Assignment: Externalities and the Environment Income Distribution and Poverty
Variable production technology happens when the externality generated at a specific rate can be influenced by altering the production process. For instance, if producing using electricity is found to cause emissions that are harmful to humans and the environment, then it can be solved by a fixed solution, which is reducing electricity production (McEachern, 2016). On the other hand, fixed-production technology occurs when the output and generation of externalities is fixed regardless of any changes. Altering the production process to achieve similar production outcomes under relatively different conditions falls under variable production technology (McEachern, 2016). For example, pollution by poisonous gases emitted during the production process can be combated by altering the fuel mix to ensure gases emitted are less dangerous to plant, animal, and human life. The social benefit of government involvement in setting a goal to reduce the marginal cost of pollution to zero in industries with fixed-production technology would be cleaner air and a safe environment. Therefore, the government should intervene to save consumers from harmful gas emissions (Legros & Newman, 2014). Although the marginal social cost of reducing greenhouse gas emissions relies on the marginal social benefit of reducing emissions, the government can influence the adherence of firms in industries that employ fixed-production technology. Yes. The government should consider setting goals and objectives for firms in industries that use variable-production technology for the benefit of society.

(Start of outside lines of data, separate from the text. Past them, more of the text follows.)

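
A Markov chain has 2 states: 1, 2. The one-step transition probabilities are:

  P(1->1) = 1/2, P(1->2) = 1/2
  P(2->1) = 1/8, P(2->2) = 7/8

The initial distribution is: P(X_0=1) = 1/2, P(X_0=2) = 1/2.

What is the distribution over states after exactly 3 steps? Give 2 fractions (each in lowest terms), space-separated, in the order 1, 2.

Propagating the distribution step by step (d_{t+1} = d_t * P):
d_0 = (1=1/2, 2=1/2)
  d_1[1] = 1/2*1/2 + 1/2*1/8 = 5/16
  d_1[2] = 1/2*1/2 + 1/2*7/8 = 11/16
d_1 = (1=5/16, 2=11/16)
  d_2[1] = 5/16*1/2 + 11/16*1/8 = 31/128
  d_2[2] = 5/16*1/2 + 11/16*7/8 = 97/128
d_2 = (1=31/128, 2=97/128)
  d_3[1] = 31/128*1/2 + 97/128*1/8 = 221/1024
  d_3[2] = 31/128*1/2 + 97/128*7/8 = 803/1024
d_3 = (1=221/1024, 2=803/1024)

Answer: 221/1024 803/1024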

According to McEachern (2016), the Lorenz curve “shows the percentage of total income received by any given percentage of households when incomes are arrayed from smallest to largest”. Graphical representation of the curve shows that uneven distribution is responsible for the curve pulling down and away from the equal distribution line. On this subject, the curve can be used to compare the distribution of income among households. Equal distribution is achieved when the percentage of income is distributed equally to a similar percentage of households (McEachern, 2016). The Lorenz curve in Exhibit 2 on page 387 presents data drawn from 1980 and 2010. It shows that differences in the number of hours, days, or months an individual is employed accounts for differences in income received. The top 20 percent of families from the curve in Exhibit 2 received 43.7 percent of the income, which is higher than the 56.3 percent received by the 80 percent (McEachern, 2016). It is essential to acknowledge that the number of working individuals in a family determines income. In this regard, the bottom 20 percent of families in the exhibit have more income because of the higher chances of them working. Other factors determining the household income are job experience, level of education/competence, as well as, job skills/ability (Caicedo, Lucas Jr., & Rossi-Hansberg, 2016).
Caicedo, S., Lucas Jr, R. E., & Rossi-Hansberg, E. (2016). Learning, career paths, and the distribution of wages (No. w22151). National Bureau of Economic Research.
Legros, P., & Newman, A. F. (2014). Contracts, ownership, and industrial organization: Past and future. The Journal of Law, Economics, & Organization, 30(suppl_1), i82-i117.
McEachern, W. A. (2016). Economics: A contemporary introduction. Cengage Learning.